A ativista e ex-presa política Amelinha Teles leu uma carta do procurador da República Sérgio Suiama, que falou sobre a dificuldade de avanço, no Brasil, na responsabilização de agentes do Estado por crimes cometidos durante a ditadura. Ele citou a condenação do país na Corte Interamericana de Direitos Humanos, em 2010, pelo caso Araguaia.

Responsável pela ação relativa a Inês Etienne Romeu, o procurador também comentou a decisão do juiz federal Alcir Luiz Lopes Neto, de Petrópolis (RJ), que não só recusou o pedido como “ignora ou desqualifica todas as provas obtidas e, o que é pior, desqualifica o valor da palavra da vítima do estupro, dizendo que o fato só foi relatado após 8 anos do ocorrido, como se fosse possível à vítima ir a uma delegacia de polícia em 1971 registrar queixa contra os militares que a violentaram e torturaram”.

Inês, que morreu em 2015, foi torturada e estuprada em 1971 na chamada Casa da Morte, no município fluminense. O juiz rejeitou a denúncia contra o militar Antônio Waneir Pinheiro de Lima, o “Camarão”, identificado como estuprador.

Laura Petit da Silva perdeu três irmãos no período da Guerrilha do Araguaia – Jaime, Lúcio e Maria Lúcia. Apenas a jovem, de 22 anos à época (1972), foi identificada, mais de 20 anos depois, após os restos mortais terem sido encontrados no Cemitério de Xambioá (TO). “Os familiares estão nessa luta desde a campanha da Anistia”, disse Laura, também lembrando da condenação do Brasil na Corte Interamericana. “Hoje, como no passado, continuamos com as mesmas palavras de ordem. Justiça já!”, afirmou ela, para quem “o sistema repressivo não foi desmantelado”.

Os juristas Dalmo de Abreu Dallari e Fábio Konder Comparato também deram depoimentos, exibidos em um telão.

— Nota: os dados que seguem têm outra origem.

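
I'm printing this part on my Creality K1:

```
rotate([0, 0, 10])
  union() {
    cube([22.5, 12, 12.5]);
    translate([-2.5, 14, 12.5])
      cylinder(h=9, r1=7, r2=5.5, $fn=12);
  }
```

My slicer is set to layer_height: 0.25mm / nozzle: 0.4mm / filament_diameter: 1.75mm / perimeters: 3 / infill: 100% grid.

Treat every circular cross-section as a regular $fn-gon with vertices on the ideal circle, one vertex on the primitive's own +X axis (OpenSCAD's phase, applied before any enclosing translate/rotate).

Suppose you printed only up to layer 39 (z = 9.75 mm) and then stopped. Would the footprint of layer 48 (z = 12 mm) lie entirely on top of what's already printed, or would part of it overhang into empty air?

entirely on top

Compare the two slices. At z = 9.75: the 22.5×12 cube contributes its full rectangle (area 270.00 mm²); the cone at (-2.5, 14) is not intersected at this z (z outside [12.5, 21.5]); Merging all regions: only the 22.5×12 cube is present, so the union is just that shape — area = 270.00 mm²; (whole slice rotated 10° about Z — lengths, areas and connectivity unchanged). At z = 12: the cube is present — its section is the full 22.5×12 rectangle (area 270.00 mm²); the cone at (-2.5, 14) is absent (z outside [12.5, 21.5]); Taking the union: only the 22.5×12 cube is present, so the union is just that shape — area = 270.00 mm²; (rotated 10° about Z; rotation is an isometry so areas/perimeters/island counts are preserved). Checking containment: the cross-section at z = 12 is a subset of the cross-section at z = 9.75.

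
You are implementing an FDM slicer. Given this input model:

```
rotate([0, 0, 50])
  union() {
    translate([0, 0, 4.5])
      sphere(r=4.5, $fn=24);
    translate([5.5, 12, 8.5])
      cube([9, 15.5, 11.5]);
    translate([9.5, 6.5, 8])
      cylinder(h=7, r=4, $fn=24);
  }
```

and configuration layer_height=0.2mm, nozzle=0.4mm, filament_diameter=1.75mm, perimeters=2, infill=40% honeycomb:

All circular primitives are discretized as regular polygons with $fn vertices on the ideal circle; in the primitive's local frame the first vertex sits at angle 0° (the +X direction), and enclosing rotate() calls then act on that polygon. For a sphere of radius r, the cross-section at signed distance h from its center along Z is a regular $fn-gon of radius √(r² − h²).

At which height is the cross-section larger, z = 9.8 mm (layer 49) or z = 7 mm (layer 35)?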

Dallari afirmou que as pessoas devem permanecer “atentas contra qualquer tentativa de suspensão da ordem constitucional”. E Comparato lembrou do julgamento, pelo Supremo Tribunal Federal (STF), da Lei da Anistia. O STF, que foi contrário à revisão da lei, até hoje não apreciou os recursos contra o julgamento de 2010, “sob pressão da corporação militar”.

Aceitação

O ex-deputado estadual Adriano Diogo apontou o perigo do que chamou “de naturalização, ou aceitação, do golpe” pela sociedade. “Alguns dizem movimento da página virada. Isso não existe. O golpe não pode ser naturalizado, tem de ser enfrentado”, afirmou o ex-presidente da Comissão da Verdade da Assembleia Legislativa paulista.

Várias atividades estão previstas para marcar o “aniversário” do golpe de 1964. Ainda na tarde de hoje, a partir das 16h30, a Comissão da Memória e Verdade da Prefeitura de São Paulo fará entrega do material colhido ao Arquivo Histórico Municipal.

Amanhã pela manhã haverá uma “Caminhada da Resistência”, que passará por marcos da ditadura, como o Presídio Tiradentes, a antiga sede do Dops, onde funciona hoje o Memorial da Resistência, e o Memorial da Luta pela Justiça, no antigo prédio da Auditoria Militar. A saída será a partir das 9h, no metrô Tiradentes. Às 15h30, haverá um ato diante do 36º Distrito Policial, na Rua Tutoia (Vila Mariana), que abrigava o DOI-Codi. Um movimento pede a transformação da delegacia em memorial.